・家畜の餌にしかならない植物しか生えない土地で牧畜をするのと違い、農耕文化がある国に新たに肉食文化を広めるのは、資源・エネルギー的にかなり非効率です。アメリカなどの牛肉・飼料市場のターゲットとなっている中国などで今後、牛肉食嗜好人口が億単位で増加すると、環境資源がパンクすると懸念されています。現在、すでに石油の高騰も始まっていますが、代替燃料のエタノールを作るためのサトウキビも取り合いになっています。身近なところでは和菓子も値上げされたそうです。
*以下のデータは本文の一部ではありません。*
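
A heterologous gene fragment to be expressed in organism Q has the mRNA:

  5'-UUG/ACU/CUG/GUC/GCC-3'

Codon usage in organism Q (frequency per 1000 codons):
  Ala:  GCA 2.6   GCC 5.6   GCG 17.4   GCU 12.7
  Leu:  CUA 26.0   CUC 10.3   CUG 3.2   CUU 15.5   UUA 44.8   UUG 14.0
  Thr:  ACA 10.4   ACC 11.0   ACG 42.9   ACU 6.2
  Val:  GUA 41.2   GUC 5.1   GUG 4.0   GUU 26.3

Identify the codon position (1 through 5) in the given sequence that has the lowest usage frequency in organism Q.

3

Codon 1 UUG (Leu): 14.0 per 1000.
Codon 2 ACU (Thr): 6.2 per 1000.
Codon 3 CUG (Leu): 3.2 per 1000.
Codon 4 GUC (Val): 5.1 per 1000.
Codon 5 GCC (Ala): 5.6 per 1000.
Lowest frequency is 3.2 at codon 3.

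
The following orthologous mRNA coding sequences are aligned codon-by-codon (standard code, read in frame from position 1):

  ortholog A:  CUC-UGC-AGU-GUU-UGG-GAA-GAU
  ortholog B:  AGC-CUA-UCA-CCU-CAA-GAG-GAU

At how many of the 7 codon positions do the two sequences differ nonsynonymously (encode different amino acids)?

Codon 1: CUC Leu / AGC Ser — nonsynonymous.
Codon 2: UGC Cys / CUA Leu — nonsynonymous.
Codon 3: AGU Ser / UCA Ser — synonymous.
Codon 4: GUU Val / CCU Pro — nonsynonymous.
Codon 5: UGG Trp / CAA Gln — nonsynonymous.
Codon 6: GAA Glu / GAG Glu — synonymous.
Codon 7: GAU Asp / GAU Asp — identical.
Nonsynonymous differences: 4.

4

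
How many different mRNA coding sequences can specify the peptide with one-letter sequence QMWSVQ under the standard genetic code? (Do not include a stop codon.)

Gln: 2 codons.
Met: 1 codon.
Trp: 1 codon.
Ser: 6 codons.
Val: 4 codons.
Gln: 2 codons.
2 × 1 × 1 × 6 × 4 × 2 = 96.

96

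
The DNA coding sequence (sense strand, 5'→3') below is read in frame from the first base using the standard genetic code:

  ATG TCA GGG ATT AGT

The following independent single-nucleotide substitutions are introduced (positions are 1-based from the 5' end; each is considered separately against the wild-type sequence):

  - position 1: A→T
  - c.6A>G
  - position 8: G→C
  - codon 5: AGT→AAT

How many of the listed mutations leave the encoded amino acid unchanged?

Codon 1: ATG (Met) → TTG (Leu) — missense.
Codon 2: TCA (Ser) → TCG (Ser) — synonymous.
Codon 3: GGG (Gly) → GCG (Ala) — missense.
Codon 5: AGT (Ser) → AAT (Asn) — missense.
Synonymous: 1 of 4.

1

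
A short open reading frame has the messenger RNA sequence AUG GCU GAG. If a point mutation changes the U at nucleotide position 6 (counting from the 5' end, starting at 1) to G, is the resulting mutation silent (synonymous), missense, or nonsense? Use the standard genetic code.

silent

Position 6 falls in codon 2: GCU → Ala.
After the substitution the codon is GCG → Ala.
Both encode Ala, so the change is synonymous.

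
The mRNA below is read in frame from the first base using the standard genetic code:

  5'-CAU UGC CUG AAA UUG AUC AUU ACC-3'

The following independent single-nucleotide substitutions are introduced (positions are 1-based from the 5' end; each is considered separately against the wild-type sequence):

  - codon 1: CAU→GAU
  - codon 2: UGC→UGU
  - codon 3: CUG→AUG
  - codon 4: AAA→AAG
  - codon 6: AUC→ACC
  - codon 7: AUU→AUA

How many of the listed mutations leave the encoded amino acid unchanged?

3

Codon 1: CAU (His) → GAU (Asp) — missense.
Codon 2: UGC (Cys) → UGU (Cys) — synonymous.
Codon 3: CUG (Leu) → AUG (Met) — missense.
Codon 4: AAA (Lys) → AAG (Lys) — synonymous.
Codon 6: AUC (Ile) → ACC (Thr) — missense.
Codon 7: AUU (Ile) → AUA (Ile) — synonymous.
Synonymous: 3 of 6.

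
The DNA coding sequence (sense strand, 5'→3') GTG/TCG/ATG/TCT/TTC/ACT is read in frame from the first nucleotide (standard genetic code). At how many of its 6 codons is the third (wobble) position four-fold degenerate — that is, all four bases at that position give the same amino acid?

4

Codon 1 GTG (Val): third position 4-fold.
Codon 2 TCG (Ser): third position 4-fold.
Codon 3 ATG (Met): third position 1-fold.
Codon 4 TCT (Ser): third position 4-fold.
Codon 5 TTC (Phe): third position 2-fold.
Codon 6 ACT (Thr): third position 4-fold.
Four-fold degenerate third positions: 4.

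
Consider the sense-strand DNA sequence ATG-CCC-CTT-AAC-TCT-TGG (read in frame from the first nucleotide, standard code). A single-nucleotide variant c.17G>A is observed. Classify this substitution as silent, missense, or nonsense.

Position 17 falls in codon 6: TGG → Trp.
After the substitution the codon is TAG → Stop.
The new codon is a stop codon, so this is a nonsense mutation.

nonsense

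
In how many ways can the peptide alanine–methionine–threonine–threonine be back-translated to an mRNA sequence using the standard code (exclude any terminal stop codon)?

64

Ala: 4 codons.
Met: 1 codon.
Thr: 4 codons.
Thr: 4 codons.
4 × 1 × 4 × 4 = 64.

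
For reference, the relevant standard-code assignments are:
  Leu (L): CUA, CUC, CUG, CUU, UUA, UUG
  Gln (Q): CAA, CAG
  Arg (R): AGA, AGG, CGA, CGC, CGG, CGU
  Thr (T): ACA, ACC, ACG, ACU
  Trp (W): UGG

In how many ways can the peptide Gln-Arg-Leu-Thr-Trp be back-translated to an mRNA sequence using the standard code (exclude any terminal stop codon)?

288

Gln: 2 codons.
Arg: 6 codons.
Leu: 6 codons.
Thr: 4 codons.
Trp: 1 codon.
2 × 6 × 6 × 4 × 1 = 288.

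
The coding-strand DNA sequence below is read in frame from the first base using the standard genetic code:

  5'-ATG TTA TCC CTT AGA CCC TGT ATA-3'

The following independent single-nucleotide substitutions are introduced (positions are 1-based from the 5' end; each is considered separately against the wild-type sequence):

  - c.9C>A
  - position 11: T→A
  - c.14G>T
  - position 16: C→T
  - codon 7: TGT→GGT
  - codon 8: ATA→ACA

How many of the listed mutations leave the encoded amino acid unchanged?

1

Codon 3: TCC (Ser) → TCA (Ser) — synonymous.
Codon 4: CTT (Leu) → CAT (His) — missense.
Codon 5: AGA (Arg) → ATA (Ile) — missense.
Codon 6: CCC (Pro) → TCC (Ser) — missense.
Codon 7: TGT (Cys) → GGT (Gly) — missense.
Codon 8: ATA (Ile) → ACA (Thr) — missense.
Synonymous: 1 of 6.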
・食料難で困っている国がたくさんあるにもかかわらず、現在、穀物総生産量の2/3は家畜の餌として使われています。畜産には農産の20倍の飼料、100倍の水を要します。栽培できる作物の種類にもよりますが、単純計算で同じ広さの土地の場合、放牧するより穀物を作ったほうが牛肉の8倍、豚肉の6倍、鶏肉の4倍の食用たん白質を生産できると言われています。
・途上国では食肉の輸出のため放牧地を拡大し、大規模な森林伐採を行っています。森林が減るという事は、二酸化炭素を処理してくれる木々が減ることでもあり、雨水を蓄える森林がなくなるということです。地球の温暖化がはじまり、一部の地域には集中的に雨が降って大規模な洪水や干ばつが起こったりしています。
・畜舎から出る汚水・汚物は、汚染度が家庭排水の10~数100倍で、多くの場合、下水処理やリサイクルはなされません。抗生物質を使っている場合、リサイクルされて作られた肥料にも抗生物質が含まれることになります。(有機農法をしていても、このような抗生物質が含まれる肥料を使った場合、普通に栽培される以上に残留薬品を含んだ野菜が出来上がります)
・20世紀後半に入って大気中のメタンの濃度が急速に増加しています。メタンは温室効果をもたらし、その環境への悪影響はCO2の数十倍にも達します。
現在、世界でのメタン発生量は4.0~6.4億トン、うち人間活動によるものは約60%にも上ります。この中でメタン発生源のトップは水田で1.1億トン、2位は家畜の放出するゲップ0.8億トンです。1頭あたり最もメタン発生量の多い動物はラクダおよび牛で、人間の1,000倍にもなります。
地球温暖化により永久凍土が溶けると、さらに溶け出した凍土から土壌のメタンが放出されます。その量は普通の湿地の1,000~10,000倍にもなります。